Où en êtes-vous de votre développement technologique ?

Cette technologie est encore au stade de démonstrateur, pour optimiser son efficacité et sa fiabilité. Seanergy a commencé par développer un prototype en laboratoire, sur lequel des tests en usine ont été faits en Italie.

Le principe utilisé est celui de la cryo-séparation, qui permet de rejeter uniquement de l’eau légèrement plus salée en milieu naturel, dans les limites autorisées par les accords internationaux de Barcelone. Aucun rejet polluant n’est généré par le procédé, et la technologie est compatible avec toutes les sources d’énergie renouvelable : solaire, éolien, et bien sûr l’énergie marémotrice.

Comment développer son entreprise de zéro quand on part sur une technologie encore jeune, non validée ?

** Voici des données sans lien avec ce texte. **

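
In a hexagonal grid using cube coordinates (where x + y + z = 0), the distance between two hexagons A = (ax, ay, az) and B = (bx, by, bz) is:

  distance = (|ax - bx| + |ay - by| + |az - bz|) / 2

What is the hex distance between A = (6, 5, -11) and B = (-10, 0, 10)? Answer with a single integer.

Answer: 21

Derivation:
|ax - bx| = |6 - (-10)| = 16
|ay - by| = |5 - 0| = 5
|az - bz| = |-11 - 10| = 21
distance = (16 + 5 + 21) / 2 = 42 / 2 = 21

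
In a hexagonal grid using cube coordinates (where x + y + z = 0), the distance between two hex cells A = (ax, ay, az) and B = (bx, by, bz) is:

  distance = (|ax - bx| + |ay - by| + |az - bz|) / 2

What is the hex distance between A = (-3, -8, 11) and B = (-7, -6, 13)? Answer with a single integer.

|ax - bx| = |-3 - (-7)| = 4
|ay - by| = |-8 - (-6)| = 2
|az - bz| = |11 - 13| = 2
distance = (4 + 2 + 2) / 2 = 8 / 2 = 4

Answer: 4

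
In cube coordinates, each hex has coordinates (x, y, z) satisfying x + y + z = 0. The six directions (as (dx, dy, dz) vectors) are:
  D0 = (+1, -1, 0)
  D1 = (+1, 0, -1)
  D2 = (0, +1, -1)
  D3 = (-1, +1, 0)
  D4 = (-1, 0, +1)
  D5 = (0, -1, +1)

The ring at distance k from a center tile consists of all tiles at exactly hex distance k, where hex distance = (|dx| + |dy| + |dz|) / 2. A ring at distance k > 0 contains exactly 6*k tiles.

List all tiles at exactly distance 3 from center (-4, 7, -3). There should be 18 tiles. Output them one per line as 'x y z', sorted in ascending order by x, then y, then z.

Answer: -7 7 0
-7 8 -1
-7 9 -2
-7 10 -3
-6 6 0
-6 10 -4
-5 5 0
-5 10 -5
-4 4 0
-4 10 -6
-3 4 -1
-3 9 -6
-2 4 -2
-2 8 -6
-1 4 -3
-1 5 -4
-1 6 -5
-1 7 -6

Derivation:
Walk ring at distance 3 from (-4, 7, -3):
Start at center + D4*3 = (-7, 7, 0)
  hex 0: (-7, 7, 0)
  hex 1: (-6, 6, 0)
  hex 2: (-5, 5, 0)
  hex 3: (-4, 4, 0)
  hex 4: (-3, 4, -1)
  hex 5: (-2, 4, -2)
  hex 6: (-1, 4, -3)
  hex 7: (-1, 5, -4)
  hex 8: (-1, 6, -5)
  hex 9: (-1, 7, -6)
  hex 10: (-2, 8, -6)
  hex 11: (-3, 9, -6)
  hex 12: (-4, 10, -6)
  hex 13: (-5, 10, -5)
  hex 14: (-6, 10, -4)
  hex 15: (-7, 10, -3)
  hex 16: (-7, 9, -2)
  hex 17: (-7, 8, -1)
Sorted: 18 hexes.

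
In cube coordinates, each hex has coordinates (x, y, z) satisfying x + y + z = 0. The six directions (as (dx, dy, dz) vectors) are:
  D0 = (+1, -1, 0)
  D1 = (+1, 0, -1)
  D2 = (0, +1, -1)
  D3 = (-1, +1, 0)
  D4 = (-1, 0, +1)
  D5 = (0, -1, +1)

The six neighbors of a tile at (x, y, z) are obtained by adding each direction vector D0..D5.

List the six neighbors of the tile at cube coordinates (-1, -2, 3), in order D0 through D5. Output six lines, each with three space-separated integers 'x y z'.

Center: (-1, -2, 3). Add each direction:
  D0: (-1, -2, 3) + (1, -1, 0) = (0, -3, 3)
  D1: (-1, -2, 3) + (1, 0, -1) = (0, -2, 2)
  D2: (-1, -2, 3) + (0, 1, -1) = (-1, -1, 2)
  D3: (-1, -2, 3) + (-1, 1, 0) = (-2, -1, 3)
  D4: (-1, -2, 3) + (-1, 0, 1) = (-2, -2, 4)
  D5: (-1, -2, 3) + (0, -1, 1) = (-1, -3, 4)

Answer: 0 -3 3
0 -2 2
-1 -1 2
-2 -1 3
-2 -2 4
-1 -3 4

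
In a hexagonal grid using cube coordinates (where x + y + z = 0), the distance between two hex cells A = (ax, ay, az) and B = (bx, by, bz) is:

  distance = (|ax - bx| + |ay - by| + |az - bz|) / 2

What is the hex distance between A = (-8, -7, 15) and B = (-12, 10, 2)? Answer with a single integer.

|ax - bx| = |-8 - (-12)| = 4
|ay - by| = |-7 - 10| = 17
|az - bz| = |15 - 2| = 13
distance = (4 + 17 + 13) / 2 = 34 / 2 = 17

Answer: 17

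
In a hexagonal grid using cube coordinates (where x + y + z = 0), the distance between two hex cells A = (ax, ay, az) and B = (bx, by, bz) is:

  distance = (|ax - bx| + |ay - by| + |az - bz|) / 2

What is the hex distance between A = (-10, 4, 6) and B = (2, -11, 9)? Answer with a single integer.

Answer: 15

Derivation:
|ax - bx| = |-10 - 2| = 12
|ay - by| = |4 - (-11)| = 15
|az - bz| = |6 - 9| = 3
distance = (12 + 15 + 3) / 2 = 30 / 2 = 15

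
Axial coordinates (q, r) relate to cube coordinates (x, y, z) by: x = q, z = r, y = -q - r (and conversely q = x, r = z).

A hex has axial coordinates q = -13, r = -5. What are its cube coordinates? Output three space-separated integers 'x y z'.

x = q = -13
z = r = -5
y = -x - z = -(-13) - (-5) = 18

Answer: -13 18 -5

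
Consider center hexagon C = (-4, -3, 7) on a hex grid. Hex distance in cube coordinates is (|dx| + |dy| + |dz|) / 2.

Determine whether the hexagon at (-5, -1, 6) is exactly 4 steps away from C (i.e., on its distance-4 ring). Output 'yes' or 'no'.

Answer: no

Derivation:
|px - cx| = |-5 - (-4)| = 1
|py - cy| = |-1 - (-3)| = 2
|pz - cz| = |6 - 7| = 1
distance = (1+2+1)/2 = 4/2 = 2
radius = 4; distance != radius -> no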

« L’innovation industrielle en France est principalement portée par les grands groupes. Pour les petites entreprises, la question du financement est difficile. Nous avons dû gravir un véritable chemin de croix, à cause de notre statut « early stage » qui rencontre peu l’appétit des investisseurs français. Comme dans les biotech, nous sommes dans un secteur dont le cycle de rentabilité est long : il faut attirer des investisseurs capables d’être présents sur le long terme. Au final, la France manque de structures de financement de l’innovation technologique à un stade pré-industriel, avec des acteurs qui existent mais dialoguent peu entre eux.

Aujourd’hui nous sommes heureux d’annoncer que nous avons pu lever des fonds, obtenir le soutien de la BPI et nous espérons que tout l’écosystème va suivre. Notre visibilité va s’améliorer, et maintenant que nous avons obtenu ces fonds d’amorçage, nous allons pouvoir nous développer. Notre cible prioritaire sera celle des industriels, des ports et marinas, des territoires marins et des infrastructures touristiques côtières. Nous recherchons des partenaires réactifs capables d’investir assez tôt ! »

Qu’attendez vous de votre présence chez TEAM Henri-Fabre ?

Nous nous sommes implantés d’abord en Région Sud car nous souhaitons que cette innovation porte le drapeau régional, et dans ce cadre TEAM était le meilleur partenaire pour accompagner notre développement. Nous attendons de notre présence chez TEAM d’être présents dans un écosystème d’excellence industrielle, dont TEAM est le point focal en région Sud !

Pour fabriquer le démonstrateur et développer les solutions qui permettront sa construction, nous devons recourir à des compétences croisées, nous connecter au réseau local, mais aussi connaître les nouveaux besoins. Nous souhaitons aussi repérer les programmes de recherche qui sont autant de pistes de travail pour demain.

Notre agenda est clair : livrer le démonstrateur au 2ème semestre 2023 ! Nous recrutons 3 ingénieurs, en plus de Pascal qui nous a rejoints cet été, et nous travaillerons avec des prestataires externes pour des tâches spécifiques et précises.

Merci à Hubert Montcoudiol et Hervé de Lanversin.